De St. Bavokerk behoort onder de belangrijkste bouwwerken, die in Nederland gedurende de middeleeuwen tot stand kwamen. De groote soberheid, die haar van buiten, eer zij gerestaureerd werd, kenmerkte, gaf haar een waardigheid, die zij nu niet meer bezit. Misleid door de schilderij, die in de kerk hangt, heeft men de eenvoudige stijlen, die de vensters in de eerste jaren der 16de eeuw gekregen hadden, daaruit gebroken en ze door rijke traceeringen vervangen, terwijl het dak door een balustrade werd omgeven, en de westelijke gevel met velerlei lofwerk opgesierd. Door dit alles, en door het vernieuwen der oude steenen is de vroegere schilderachtigheid grootendeels verloren gegaan. Zelfs de kleine 17de eeuwsche huisjes aan de zuidzijde bleven niet onaangeroerd.

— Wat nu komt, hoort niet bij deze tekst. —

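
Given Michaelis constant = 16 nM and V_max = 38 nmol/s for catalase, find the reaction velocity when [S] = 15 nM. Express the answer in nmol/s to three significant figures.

v = Vmax·[S]/(Km + [S]) = 38 × 15 / (16 + 15)
  = 570.0 / 31.00 = 18.4 nmol/s.

18.4 nmol/s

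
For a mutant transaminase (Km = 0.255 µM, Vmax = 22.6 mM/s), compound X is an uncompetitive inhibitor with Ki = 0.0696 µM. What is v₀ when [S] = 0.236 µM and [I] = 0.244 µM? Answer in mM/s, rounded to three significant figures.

4.05 mM/s

α = 1 + [I]/Ki = 1 + 0.244/0.0696 = 4.506.
For an uncompetitive inhibitor, both parameters are divided by α, giving Vmax/α and Km/α: Km,app = 0.0566 µM, Vmax,app = 5.02 mM/s.
v = Vmax,app·[S]/(Km,app + [S]) = 5.02 × 0.236/(0.0566 + 0.236) = 4.05 mM/s.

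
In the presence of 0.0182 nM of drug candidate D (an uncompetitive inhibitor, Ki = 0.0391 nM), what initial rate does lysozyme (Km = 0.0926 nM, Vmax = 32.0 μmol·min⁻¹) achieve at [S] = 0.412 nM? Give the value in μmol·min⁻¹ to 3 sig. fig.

α = 1 + [I]/Ki = 1 + 0.0182/0.0391 = 1.465.
For an uncompetitive inhibitor, both parameters are divided by α, giving Vmax/α and Km/α: Km,app = 0.0632 nM, Vmax,app = 21.8 μmol·min⁻¹.
v = Vmax,app·[S]/(Km,app + [S]) = 21.8 × 0.412/(0.0632 + 0.412) = 18.9 μmol·min⁻¹.

18.9 μmol·min⁻¹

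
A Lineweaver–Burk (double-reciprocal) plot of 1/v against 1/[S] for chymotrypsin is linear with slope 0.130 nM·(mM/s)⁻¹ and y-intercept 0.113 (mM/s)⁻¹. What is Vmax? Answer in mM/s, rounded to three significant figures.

The y-intercept of a Lineweaver–Burk plot equals 1/Vmax, so Vmax = 1/0.113 = 8.85 mM/s.

8.85 mM/s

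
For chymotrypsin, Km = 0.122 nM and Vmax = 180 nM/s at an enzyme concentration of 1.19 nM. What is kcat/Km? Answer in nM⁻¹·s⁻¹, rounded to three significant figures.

1240 nM⁻¹·s⁻¹

kcat = Vmax/[E]total = 180/1.19 = 151 s⁻¹.
kcat/Km = 151/0.122 = 1240 nM⁻¹·s⁻¹.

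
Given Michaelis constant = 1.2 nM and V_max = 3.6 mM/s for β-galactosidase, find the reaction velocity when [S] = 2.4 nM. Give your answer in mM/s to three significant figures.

v = Vmax·[S]/(Km + [S]) = 3.6 × 2.4 / (1.2 + 2.4)
  = 8.640 / 3.600 = 2.40 mM/s.

2.40 mM/s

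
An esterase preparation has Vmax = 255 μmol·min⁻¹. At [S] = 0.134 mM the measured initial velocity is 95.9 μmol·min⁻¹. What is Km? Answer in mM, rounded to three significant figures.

v/Vmax = 95.9/255 = 0.3761 = [S]/(Km+[S]).
So Km + [S] = [S]/0.3761 = 0.3563 mM, giving Km = 0.3563 − 0.134 = 0.222 mM.

0.222 mM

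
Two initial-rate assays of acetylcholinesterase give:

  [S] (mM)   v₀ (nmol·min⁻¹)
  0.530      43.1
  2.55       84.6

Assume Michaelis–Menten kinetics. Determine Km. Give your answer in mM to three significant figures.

0.862 mM

From v = Vmax[S]/(Km+[S]), each point gives Vmax = v(Km+[S])/[S].
Equating: 43.1(Km+0.530)/0.530 = 84.6(Km+2.55)/2.55.
81.32·Km + 43.1 = 33.18·Km + 84.6, so (81.32 − 33.18)·Km = 84.6 − 43.1.
Km = 41.50/48.14 = 0.862 mM; then Vmax = 43.1(0.862+0.530)/0.530 = 113 nmol·min⁻¹.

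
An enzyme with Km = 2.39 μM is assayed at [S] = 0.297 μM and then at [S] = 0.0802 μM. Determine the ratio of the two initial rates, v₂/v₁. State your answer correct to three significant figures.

Since Vmax cancels, v₂/v₁ = [S]₂(Km+[S]₁) / [S]₁(Km+[S]₂).
= 0.0802×(2.39+0.297) / (0.297×(2.39+0.0802)) = 0.2155/0.7336 = 0.294.

0.294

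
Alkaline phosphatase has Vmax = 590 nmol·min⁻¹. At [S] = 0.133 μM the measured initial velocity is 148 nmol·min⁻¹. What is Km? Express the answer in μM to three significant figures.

v/Vmax = 148/590 = 0.2508 = [S]/(Km+[S]).
So Km + [S] = [S]/0.2508 = 0.5302 μM, giving Km = 0.5302 − 0.133 = 0.397 μM.

0.397 μM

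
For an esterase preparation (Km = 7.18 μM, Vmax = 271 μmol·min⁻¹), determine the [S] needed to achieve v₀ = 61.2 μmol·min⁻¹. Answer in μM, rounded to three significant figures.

2.09 μM

The required fractional saturation is v/Vmax = 61.2/271 = 0.2258.
Then [S]/(Km+[S]) = 0.2258 ⇒ [S] = 7.18 × 0.2258/(1 − 0.2258) = 2.09 μM.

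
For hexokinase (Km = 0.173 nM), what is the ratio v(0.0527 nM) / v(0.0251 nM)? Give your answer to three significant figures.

The fractional saturations are [S]/(Km+[S]) = 0.0251/0.1981 = 0.1267 and 0.0527/0.2257 = 0.2335.
v₂/v₁ is just their ratio: 0.2335/0.1267 = 1.84.

1.84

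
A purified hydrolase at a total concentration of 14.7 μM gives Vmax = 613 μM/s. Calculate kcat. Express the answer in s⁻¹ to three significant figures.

41.7 s⁻¹

kcat = Vmax/[E]total = 613 μM/s / 14.7 μM = 41.7 s⁻¹.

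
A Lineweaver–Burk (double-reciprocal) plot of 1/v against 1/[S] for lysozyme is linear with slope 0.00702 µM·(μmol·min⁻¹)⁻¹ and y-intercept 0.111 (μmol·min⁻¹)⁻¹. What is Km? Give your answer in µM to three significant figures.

0.0632 µM

y-intercept = 1/Vmax ⇒ Vmax = 9.01 μmol·min⁻¹; slope = Km/Vmax ⇒ Km = slope × Vmax.
Km = 0.00702 × 9.01 = 0.0632 µM.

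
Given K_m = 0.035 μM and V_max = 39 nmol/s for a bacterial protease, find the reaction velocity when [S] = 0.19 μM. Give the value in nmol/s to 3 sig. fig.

[S]/(Km+[S]) = 0.19/0.2250 = 0.8444, the fractional saturation.
v = 0.8444 × Vmax = 0.8444 × 39 = 32.9 nmol/s.

32.9 nmol/s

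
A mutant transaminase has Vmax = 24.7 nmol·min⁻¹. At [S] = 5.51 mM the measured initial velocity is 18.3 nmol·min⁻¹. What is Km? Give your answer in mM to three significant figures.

v/Vmax = 18.3/24.7 = 0.7409 = [S]/(Km+[S]).
So Km + [S] = [S]/0.7409 = 7.437 mM, giving Km = 7.437 − 5.51 = 1.93 mM.

1.93 mM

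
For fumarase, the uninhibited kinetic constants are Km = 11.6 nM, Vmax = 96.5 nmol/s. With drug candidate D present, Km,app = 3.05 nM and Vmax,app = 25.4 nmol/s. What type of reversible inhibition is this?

Both Km and Vmax decrease by the same factor (~3.80-fold) — characteristic of uncompetitive inhibition.

uncompetitive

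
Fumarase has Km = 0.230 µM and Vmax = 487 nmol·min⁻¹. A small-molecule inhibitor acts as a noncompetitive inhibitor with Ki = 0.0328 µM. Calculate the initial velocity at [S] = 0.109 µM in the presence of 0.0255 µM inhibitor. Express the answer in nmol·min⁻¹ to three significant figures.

With α = 1 + [I]/Ki = 1 + 0.0255/0.0328 = 1.777, the noncompetitive rate law is v = (Vmax/α)·[S] / (Km + [S]).
v = (487/1.777)×0.109 / (0.230 + 0.109) = 29.86/0.3390 = 88.1 nmol·min⁻¹.

88.1 nmol·min⁻¹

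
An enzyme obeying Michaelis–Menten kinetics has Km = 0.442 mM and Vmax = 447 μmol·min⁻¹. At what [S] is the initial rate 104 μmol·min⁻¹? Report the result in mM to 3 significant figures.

Rearranging v = Vmax[S]/(Km+[S]) gives [S] = Km·v/(Vmax − v).
[S] = 0.442 × 104 / (447 − 104) = 45.97/343.0 = 0.134 mM.

0.134 mM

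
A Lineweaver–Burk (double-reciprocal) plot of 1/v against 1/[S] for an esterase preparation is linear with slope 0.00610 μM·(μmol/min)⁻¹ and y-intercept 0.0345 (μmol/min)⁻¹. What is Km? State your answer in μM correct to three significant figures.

0.177 μM

y-intercept = 1/Vmax ⇒ Vmax = 29.0 μmol/min; slope = Km/Vmax ⇒ Km = slope × Vmax.
Km = 0.00610 × 29.0 = 0.177 μM.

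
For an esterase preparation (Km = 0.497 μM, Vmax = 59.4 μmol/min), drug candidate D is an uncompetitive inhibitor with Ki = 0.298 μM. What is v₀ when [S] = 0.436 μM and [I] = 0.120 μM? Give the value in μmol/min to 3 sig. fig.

α = 1 + [I]/Ki = 1 + 0.120/0.298 = 1.403.
For an uncompetitive inhibitor, both parameters are divided by α, giving Vmax/α and Km/α: Km,app = 0.354 μM, Vmax,app = 42.3 μmol/min.
v = Vmax,app·[S]/(Km,app + [S]) = 42.3 × 0.436/(0.354 + 0.436) = 23.4 μmol/min.

23.4 μmol/min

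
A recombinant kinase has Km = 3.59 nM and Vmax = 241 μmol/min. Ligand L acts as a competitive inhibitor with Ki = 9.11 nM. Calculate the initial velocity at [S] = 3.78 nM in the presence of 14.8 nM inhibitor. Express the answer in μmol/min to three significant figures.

69.0 μmol/min

α = 1 + [I]/Ki = 1 + 14.8/9.11 = 2.625.
For a competitive inhibitor, Vmax is unchanged and the apparent Km becomes α·Km: Km,app = 9.42 nM, Vmax,app = 241 μmol/min.
v = Vmax,app·[S]/(Km,app + [S]) = 241 × 3.78/(9.42 + 3.78) = 69.0 μmol/min.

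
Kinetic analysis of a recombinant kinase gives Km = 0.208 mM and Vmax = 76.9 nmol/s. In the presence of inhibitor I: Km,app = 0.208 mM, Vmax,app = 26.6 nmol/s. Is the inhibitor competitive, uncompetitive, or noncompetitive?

Vmax decreases (76.9 → 26.6 nmol/s) while Km is unchanged — pure noncompetitive inhibition.

noncompetitive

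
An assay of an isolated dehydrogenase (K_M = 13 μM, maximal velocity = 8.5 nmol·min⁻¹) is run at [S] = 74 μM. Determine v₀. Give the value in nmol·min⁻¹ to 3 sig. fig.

v = Vmax·[S]/(Km + [S]) = 8.5 × 74 / (13 + 74)
  = 629.0 / 87.00 = 7.23 nmol·min⁻¹.

7.23 nmol·min⁻¹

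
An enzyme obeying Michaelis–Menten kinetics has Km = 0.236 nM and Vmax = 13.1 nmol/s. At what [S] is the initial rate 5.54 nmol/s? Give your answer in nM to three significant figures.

0.173 nM

The required fractional saturation is v/Vmax = 5.54/13.1 = 0.4229.
Then [S]/(Km+[S]) = 0.4229 ⇒ [S] = 0.236 × 0.4229/(1 − 0.4229) = 0.173 nM.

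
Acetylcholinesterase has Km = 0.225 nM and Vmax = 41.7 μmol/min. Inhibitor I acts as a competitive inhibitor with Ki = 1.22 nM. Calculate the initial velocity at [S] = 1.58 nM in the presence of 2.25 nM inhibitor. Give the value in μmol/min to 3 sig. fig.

α = 1 + [I]/Ki = 1 + 2.25/1.22 = 2.844.
For a competitive inhibitor, Vmax is unchanged and the apparent Km becomes α·Km: Km,app = 0.640 nM, Vmax,app = 41.7 μmol/min.
v = Vmax,app·[S]/(Km,app + [S]) = 41.7 × 1.58/(0.640 + 1.58) = 29.7 μmol/min.

29.7 μmol/min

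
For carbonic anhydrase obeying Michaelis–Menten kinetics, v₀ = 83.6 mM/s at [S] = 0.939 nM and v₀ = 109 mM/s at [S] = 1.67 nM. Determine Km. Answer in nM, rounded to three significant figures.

In reciprocal form, 1/v = (Km/Vmax)·(1/[S]) + 1/Vmax. The two points give (1/[S], 1/v) = (1.065, 0.01196) and (0.5988, 0.009174).
Slope = (0.01196 − 0.009174)/(1.065 − 0.5988) = 0.005980; intercept = 0.01196 − 0.005980×1.065 = 0.005594.
Vmax = 1/intercept = 179 mM/s; Km = slope × Vmax = 0.005980 × 179 = 1.07 nM.

1.07 nM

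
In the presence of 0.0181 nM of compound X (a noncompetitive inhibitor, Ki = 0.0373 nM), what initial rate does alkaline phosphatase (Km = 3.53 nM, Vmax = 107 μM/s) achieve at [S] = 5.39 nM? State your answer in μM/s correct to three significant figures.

43.5 μM/s

α = 1 + [I]/Ki = 1 + 0.0181/0.0373 = 1.485.
For a noncompetitive inhibitor, Vmax is reduced to Vmax/α while Km is unchanged: Km,app = 3.53 nM, Vmax,app = 72.0 μM/s.
v = Vmax,app·[S]/(Km,app + [S]) = 72.0 × 5.39/(3.53 + 5.39) = 43.5 μM/s.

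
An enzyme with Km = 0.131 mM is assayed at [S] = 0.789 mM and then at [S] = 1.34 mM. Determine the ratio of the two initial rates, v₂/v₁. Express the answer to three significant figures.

The fractional saturations are [S]/(Km+[S]) = 0.789/0.9200 = 0.8576 and 1.34/1.471 = 0.9109.
v₂/v₁ is just their ratio: 0.9109/0.8576 = 1.06.

1.06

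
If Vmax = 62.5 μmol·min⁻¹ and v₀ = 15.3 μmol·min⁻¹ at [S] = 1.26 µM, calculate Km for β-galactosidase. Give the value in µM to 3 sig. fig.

v/Vmax = 15.3/62.5 = 0.2448 = [S]/(Km+[S]).
So Km + [S] = [S]/0.2448 = 5.147 µM, giving Km = 5.147 − 1.26 = 3.89 µM.

3.89 µM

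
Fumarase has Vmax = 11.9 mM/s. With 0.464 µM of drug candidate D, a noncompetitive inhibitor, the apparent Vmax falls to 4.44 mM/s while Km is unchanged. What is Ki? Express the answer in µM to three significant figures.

0.276 µM

Noncompetitive: Vmax,app = Vmax/α with α = 1 + [I]/Ki.
α = Vmax/Vmax,app = 11.9/4.44 = 2.680.
Ki = [I]/(α − 1) = 0.464/1.680 = 0.276 µM.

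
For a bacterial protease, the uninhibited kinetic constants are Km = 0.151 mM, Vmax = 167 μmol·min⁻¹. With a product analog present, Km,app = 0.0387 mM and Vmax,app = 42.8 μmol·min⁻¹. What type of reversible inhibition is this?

Both Km and Vmax decrease by the same factor (~3.90-fold) — characteristic of uncompetitive inhibition.

uncompetitive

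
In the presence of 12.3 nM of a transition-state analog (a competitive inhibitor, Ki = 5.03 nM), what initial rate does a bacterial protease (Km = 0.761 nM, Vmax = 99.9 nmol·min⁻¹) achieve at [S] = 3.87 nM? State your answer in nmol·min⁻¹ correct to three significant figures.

With α = 1 + [I]/Ki = 1 + 12.3/5.03 = 3.445, the competitive rate law is v = Vmax[S] / (αKm + [S]).
v = 99.9×3.87 / (3.445×0.761 + 3.87) = 386.6/6.492 = 59.6 nmol·min⁻¹.

59.6 nmol·min⁻¹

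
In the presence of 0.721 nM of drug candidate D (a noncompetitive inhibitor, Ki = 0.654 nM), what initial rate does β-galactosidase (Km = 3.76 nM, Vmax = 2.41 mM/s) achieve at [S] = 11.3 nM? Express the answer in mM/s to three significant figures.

With α = 1 + [I]/Ki = 1 + 0.721/0.654 = 2.102, the noncompetitive rate law is v = (Vmax/α)·[S] / (Km + [S]).
v = (2.41/2.102)×11.3 / (3.76 + 11.3) = 12.95/15.06 = 0.860 mM/s.

0.860 mM/s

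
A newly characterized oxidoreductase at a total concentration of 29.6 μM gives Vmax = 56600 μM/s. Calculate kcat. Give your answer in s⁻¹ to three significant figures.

1910 s⁻¹

kcat = Vmax/[E]total = 56600 μM/s / 29.6 μM = 1910 s⁻¹.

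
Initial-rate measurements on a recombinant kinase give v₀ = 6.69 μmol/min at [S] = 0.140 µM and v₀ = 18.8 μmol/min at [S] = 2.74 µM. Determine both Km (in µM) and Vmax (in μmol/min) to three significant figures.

Km = 0.296 µM; Vmax = 20.8 μmol/min

From v = Vmax[S]/(Km+[S]), each point gives Vmax = v(Km+[S])/[S].
Equating: 6.69(Km+0.140)/0.140 = 18.8(Km+2.74)/2.74.
47.79·Km + 6.69 = 6.861·Km + 18.8, so (47.79 − 6.861)·Km = 18.8 − 6.69.
Km = 12.11/40.92 = 0.296 µM; then Vmax = 6.69(0.296+0.140)/0.140 = 20.8 μmol/min.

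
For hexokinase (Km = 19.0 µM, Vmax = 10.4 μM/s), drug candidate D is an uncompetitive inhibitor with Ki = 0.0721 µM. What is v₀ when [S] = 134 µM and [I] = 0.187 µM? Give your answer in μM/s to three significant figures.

2.78 μM/s

α = 1 + [I]/Ki = 1 + 0.187/0.0721 = 3.594.
For an uncompetitive inhibitor, both parameters are divided by α, giving Vmax/α and Km/α: Km,app = 5.29 µM, Vmax,app = 2.89 μM/s.
v = Vmax,app·[S]/(Km,app + [S]) = 2.89 × 134/(5.29 + 134) = 2.78 μM/s.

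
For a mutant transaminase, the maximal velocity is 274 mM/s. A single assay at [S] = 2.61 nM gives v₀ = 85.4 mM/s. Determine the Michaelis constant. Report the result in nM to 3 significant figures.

From v = Vmax[S]/(Km+[S]), Km = [S](Vmax − v)/v.
Km = 2.61 × (274 − 85.4) / 85.4 = 492.2/85.4 = 5.76 nM.

5.76 nM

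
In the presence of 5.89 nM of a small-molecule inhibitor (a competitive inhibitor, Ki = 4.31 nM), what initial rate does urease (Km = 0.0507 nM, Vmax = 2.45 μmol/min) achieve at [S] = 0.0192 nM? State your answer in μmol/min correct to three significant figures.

0.338 μmol/min

With α = 1 + [I]/Ki = 1 + 5.89/4.31 = 2.367, the competitive rate law is v = Vmax[S] / (αKm + [S]).
v = 2.45×0.0192 / (2.367×0.0507 + 0.0192) = 0.04704/0.1392 = 0.338 μmol/min.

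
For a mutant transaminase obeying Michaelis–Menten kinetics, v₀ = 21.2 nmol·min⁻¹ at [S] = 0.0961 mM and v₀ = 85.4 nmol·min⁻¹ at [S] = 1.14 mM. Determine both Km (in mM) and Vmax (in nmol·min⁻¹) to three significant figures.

Km = 0.441 mM; Vmax = 118 nmol·min⁻¹

In reciprocal form, 1/v = (Km/Vmax)·(1/[S]) + 1/Vmax. The two points give (1/[S], 1/v) = (10.41, 0.04717) and (0.8772, 0.01171).
Slope = (0.04717 − 0.01171)/(10.41 − 0.8772) = 0.003721; intercept = 0.04717 − 0.003721×10.41 = 0.008445.
Vmax = 1/intercept = 118 nmol·min⁻¹; Km = slope × Vmax = 0.003721 × 118 = 0.441 mM.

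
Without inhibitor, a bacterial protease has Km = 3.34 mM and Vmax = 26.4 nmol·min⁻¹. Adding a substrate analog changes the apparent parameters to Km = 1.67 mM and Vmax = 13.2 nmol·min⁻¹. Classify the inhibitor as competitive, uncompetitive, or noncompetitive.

Both Km and Vmax decrease by the same factor (~2.00-fold) — characteristic of uncompetitive inhibition.

uncompetitive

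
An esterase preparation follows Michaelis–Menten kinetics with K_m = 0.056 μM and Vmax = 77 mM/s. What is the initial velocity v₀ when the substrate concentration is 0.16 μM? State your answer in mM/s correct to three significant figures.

57.0 mM/s

[S]/(Km+[S]) = 0.16/0.2160 = 0.7407, the fractional saturation.
v = 0.7407 × Vmax = 0.7407 × 77 = 57.0 mM/s.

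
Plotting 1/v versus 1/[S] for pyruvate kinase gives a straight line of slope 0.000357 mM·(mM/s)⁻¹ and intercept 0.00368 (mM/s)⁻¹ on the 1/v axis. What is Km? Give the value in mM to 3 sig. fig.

0.0970 mM

y-intercept = 1/Vmax ⇒ Vmax = 272 mM/s; slope = Km/Vmax ⇒ Km = slope × Vmax.
Km = 0.000357 × 272 = 0.0970 mM.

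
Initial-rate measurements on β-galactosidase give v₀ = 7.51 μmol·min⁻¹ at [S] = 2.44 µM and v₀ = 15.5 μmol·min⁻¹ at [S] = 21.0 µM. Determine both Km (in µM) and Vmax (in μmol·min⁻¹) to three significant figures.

From v = Vmax[S]/(Km+[S]), each point gives Vmax = v(Km+[S])/[S].
Equating: 7.51(Km+2.44)/2.44 = 15.5(Km+21.0)/21.0.
3.078·Km + 7.51 = 0.7381·Km + 15.5, so (3.078 − 0.7381)·Km = 15.5 − 7.51.
Km = 7.990/2.340 = 3.41 µM; then Vmax = 7.51(3.41+2.44)/2.44 = 18.0 μmol·min⁻¹.

Km = 3.41 µM; Vmax = 18.0 μmol·min⁻¹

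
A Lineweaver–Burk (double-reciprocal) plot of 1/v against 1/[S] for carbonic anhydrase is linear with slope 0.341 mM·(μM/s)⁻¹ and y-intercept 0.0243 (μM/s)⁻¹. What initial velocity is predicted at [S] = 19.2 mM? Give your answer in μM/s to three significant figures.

The y-intercept is 1/Vmax, so Vmax = 1/0.0243 = 41.2 μM/s.
The slope is Km/Vmax, so Km = 0.341 × 41.2 = 14.0 mM.
Then v = 41.2 × 19.2/(14.0 + 19.2) = 23.8 μM/s.

23.8 μM/s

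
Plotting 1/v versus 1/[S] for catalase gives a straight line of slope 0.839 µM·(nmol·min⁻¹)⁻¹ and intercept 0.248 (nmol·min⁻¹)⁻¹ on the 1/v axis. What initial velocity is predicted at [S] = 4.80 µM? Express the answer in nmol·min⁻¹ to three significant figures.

The y-intercept is 1/Vmax, so Vmax = 1/0.248 = 4.03 nmol·min⁻¹.
The slope is Km/Vmax, so Km = 0.839 × 4.03 = 3.38 µM.
Then v = 4.03 × 4.80/(3.38 + 4.80) = 2.37 nmol·min⁻¹.

2.37 nmol·min⁻¹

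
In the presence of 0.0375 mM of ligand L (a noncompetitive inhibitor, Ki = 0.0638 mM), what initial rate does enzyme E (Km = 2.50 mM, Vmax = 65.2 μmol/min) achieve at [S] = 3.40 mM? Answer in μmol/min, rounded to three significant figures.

23.7 μmol/min

α = 1 + [I]/Ki = 1 + 0.0375/0.0638 = 1.588.
For a noncompetitive inhibitor, Vmax is reduced to Vmax/α while Km is unchanged: Km,app = 2.50 mM, Vmax,app = 41.1 μmol/min.
v = Vmax,app·[S]/(Km,app + [S]) = 41.1 × 3.40/(2.50 + 3.40) = 23.7 μmol/min.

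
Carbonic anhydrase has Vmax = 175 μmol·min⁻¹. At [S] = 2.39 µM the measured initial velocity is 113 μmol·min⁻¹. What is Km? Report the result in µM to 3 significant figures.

v/Vmax = 113/175 = 0.6457 = [S]/(Km+[S]).
So Km + [S] = [S]/0.6457 = 3.701 µM, giving Km = 3.701 − 2.39 = 1.31 µM.

1.31 µM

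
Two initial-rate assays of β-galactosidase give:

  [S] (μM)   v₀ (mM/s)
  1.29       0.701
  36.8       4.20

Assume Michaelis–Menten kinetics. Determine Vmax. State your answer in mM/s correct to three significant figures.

In reciprocal form, 1/v = (Km/Vmax)·(1/[S]) + 1/Vmax. The two points give (1/[S], 1/v) = (0.7752, 1.427) and (0.02717, 0.2381).
Slope = (1.427 − 0.2381)/(0.7752 − 0.02717) = 1.589; intercept = 1.427 − 1.589×0.7752 = 0.1949.
Vmax = 1/intercept = 5.13 mM/s; Km = slope × Vmax = 1.589 × 5.13 = 8.15 μM.

5.13 mM/s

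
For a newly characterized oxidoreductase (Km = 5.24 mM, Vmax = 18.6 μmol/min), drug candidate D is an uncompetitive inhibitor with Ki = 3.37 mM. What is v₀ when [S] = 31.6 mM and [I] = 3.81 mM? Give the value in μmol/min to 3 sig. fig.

8.10 μmol/min

α = 1 + [I]/Ki = 1 + 3.81/3.37 = 2.131.
For an uncompetitive inhibitor, both parameters are divided by α, giving Vmax/α and Km/α: Km,app = 2.46 mM, Vmax,app = 8.73 μmol/min.
v = Vmax,app·[S]/(Km,app + [S]) = 8.73 × 31.6/(2.46 + 31.6) = 8.10 μmol/min.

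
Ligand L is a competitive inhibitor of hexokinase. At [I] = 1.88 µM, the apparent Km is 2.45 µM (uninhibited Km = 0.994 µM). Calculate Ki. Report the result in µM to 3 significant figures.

Competitive: Km,app = α·Km with α = 1 + [I]/Ki.
α = Km,app/Km = 2.45/0.994 = 2.465.
Ki = [I]/(α − 1) = 1.88/1.465 = 1.28 µM.

1.28 µM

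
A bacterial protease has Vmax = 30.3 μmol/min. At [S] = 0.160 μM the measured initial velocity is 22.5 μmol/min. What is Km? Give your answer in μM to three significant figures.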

Het koor der kerk is langer dan het schip, en werd reeds in het begin der 16de eeuw te groot gevonden, daar men toen de afsluiting zóó plaatste, dat drie koorvakken het schip uitbreidden. Waarschijnlijk heeft de kerk, die in 1470 werd afgebroken, ter plaatse van het koor gestaan en worden daardoor de groote afmetingen verklaard.
De 15de eeuwsche kerken in Nederland vertoonen zonder uitzondering slanke zuilen tusschen de beuken. Die van de St. Bavokerk zijn echter kort en zwaar, een gevolg van het reeds aanwezig zijn der buitenmuren, toen de steenen gewelven der zijbeuken gemaakt moesten worden. De zuilen in het koor kregen geen kapiteelen, die van het schip echter wel.
Vóór de restauratie was de kerk van binnen geheel gewit. Sedert is de witkalk van den gehouwen steen verwijderd, waardoor het beeldhouwwerk der kapiteelen, consoles en sluitsteenen beter te zien is dan vroeger, doch waardoor ook het Protestantsch karakter minder sprekend is geworden. De grootsche indruk, die het middenschip maakt is vooral daaraan te danken, dat de eikenhouten gewelven niet, zooals bij de meeste Nederlandsche kerken, in de kap, doch daaronder zijn aangebracht, en dus de kapbalken, die anders zoo storend werken, niet zichtbaar zijn.
Al hebben de omstandigheden den bouwmeesters der 15de eeuw belet, de St. Bavokerk te voltooien zóó als zij bedoelden, wat zij tot stand brachten is toch een gedenkstuk, waarop Haarlem trotsch mag wezen.